The present study has several potential limitations. First, the questionnaire was administered in a single rather than multiple hospitals. However, we have no reason to believe that the results would not be typical of other academic hospitals. A second potential limitation was desirability bias. However, to minimize this limitation, questionnaires were completed anonymously and the term ‘burnout’ was not used in the study. Third, the percentage of physicians deemed to be burnt out was questionnaire specific. Although alternative questionnaires may establish different absolute percentages for burnout, burnout is clearly an issue for some academic physicians. Fourth, for some physicians burnout may be a reflection of depression, which may require individual, in addition to institution-wide, initiatives. However, burnout may precipitate or aggravate depression. Furthermore, specific attention to physician wellness at an institutional level may identify depressed physicians. Finally, hours worked was based on self-report. Future research will need to directly address the validity of self-report.

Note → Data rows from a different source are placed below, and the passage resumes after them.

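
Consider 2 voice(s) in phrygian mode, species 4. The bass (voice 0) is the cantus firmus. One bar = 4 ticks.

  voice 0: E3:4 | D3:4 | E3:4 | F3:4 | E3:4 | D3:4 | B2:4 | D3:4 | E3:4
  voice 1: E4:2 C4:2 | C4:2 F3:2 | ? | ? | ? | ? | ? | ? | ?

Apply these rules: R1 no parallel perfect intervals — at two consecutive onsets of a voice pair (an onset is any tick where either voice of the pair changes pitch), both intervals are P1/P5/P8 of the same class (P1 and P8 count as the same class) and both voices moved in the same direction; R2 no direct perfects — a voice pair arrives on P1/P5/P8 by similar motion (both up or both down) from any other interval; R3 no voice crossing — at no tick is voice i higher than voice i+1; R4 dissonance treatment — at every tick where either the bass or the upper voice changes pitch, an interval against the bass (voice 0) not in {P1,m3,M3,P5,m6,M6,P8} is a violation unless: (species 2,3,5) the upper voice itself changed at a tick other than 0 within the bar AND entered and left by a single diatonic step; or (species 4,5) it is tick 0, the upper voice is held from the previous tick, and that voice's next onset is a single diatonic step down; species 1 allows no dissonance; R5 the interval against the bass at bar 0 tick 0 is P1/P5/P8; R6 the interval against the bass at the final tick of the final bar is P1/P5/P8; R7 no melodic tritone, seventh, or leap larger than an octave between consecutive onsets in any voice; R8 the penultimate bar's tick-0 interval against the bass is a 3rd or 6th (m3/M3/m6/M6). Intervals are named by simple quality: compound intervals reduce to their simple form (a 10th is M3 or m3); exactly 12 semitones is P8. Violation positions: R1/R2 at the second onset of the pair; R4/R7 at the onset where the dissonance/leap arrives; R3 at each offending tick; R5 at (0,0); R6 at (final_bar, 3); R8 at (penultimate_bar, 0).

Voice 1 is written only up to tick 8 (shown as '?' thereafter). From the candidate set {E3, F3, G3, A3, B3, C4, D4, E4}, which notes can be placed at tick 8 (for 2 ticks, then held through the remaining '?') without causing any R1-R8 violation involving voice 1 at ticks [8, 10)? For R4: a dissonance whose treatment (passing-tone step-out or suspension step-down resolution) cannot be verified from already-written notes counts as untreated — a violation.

E3: legal
F3: violates R4
G3: legal
A3: violates R4
B3: violates R2,R7
C4: legal
D4: violates R4
E4: violates R2,R7

{C4, E3, G3}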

Up to 21% of academic physicians reported mild to severe burnout. Overall, burnout was not related to hours worked, but was related to decreased job satisfaction, increased work insecurities and increased quantitative demands. Physicians are more likely to burn out from work-related and personal as opposed to patient-related problems. A simple reduction in work hours is unlikely to be successful and more attention needs to be directed toward addressing quantitative work demands to reduce burnout experienced by academic physicians.
This article was supported by the Robert B Salter Chair in Pediatric Research at The Hospital for Sick Children.